Joanne (see blogroll at left) has a great post that includes a discussion of academic affirmative action. Here are some important points:
California passed an identical measure 10 years ago. Universities responded by letting students argue they've overcome barriers such as poverty, discrimination and disability. It's served as a de facto substitute for racial and ethnic preferences but hasn't equalized the numbers of low-income, black or Hispanic students admitted to the University of California system.
Last week a UC committee suggested revising the eligibility system that reserves the top-tier universities for students who graduate in the top 12.5 percent of the class based on grades and test scores. They want to let C+ students try to persuade admissions officers that their motivation, inititiative and leadership skills will make them successful.
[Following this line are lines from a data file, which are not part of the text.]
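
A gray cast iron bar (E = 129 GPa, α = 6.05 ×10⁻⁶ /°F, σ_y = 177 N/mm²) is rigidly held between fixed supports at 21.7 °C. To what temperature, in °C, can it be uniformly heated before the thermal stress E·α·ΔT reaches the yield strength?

148 °C

α = 6.05×10⁻⁶/°F × 9/5 = 10.9×10⁻⁶/K.
σ_y = 177 N/mm² = 177.0 MPa.
E·α·ΔT = 177.0 MPa ⇒ ΔT = 177.0 / (129.0×10³ × 10.9×10⁻⁶) = 126.0 K.
T = 21.7 + 126.0 = 147.7 °C.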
I read a UC-Davis study they cite: UC students who get special consideration for overcoming hardships or showing initiative do worse than their below-average grades and test scores would predict, not better. The exception is students who admissions officials have decided show strong leadership skills. Leaders do better than their academic index number (grades and scores) would predict but not as well as students admitted solely on grades and scores. Students admitted in the bottom quartile of the academic index are significantly less likely to graduate in five years than students in the top half of the class or even the third quartile. (boldface mine--Darren)
You don't say. And John from Discriminations (see blogroll at left) makes a guest appearance in Joanne's post as well.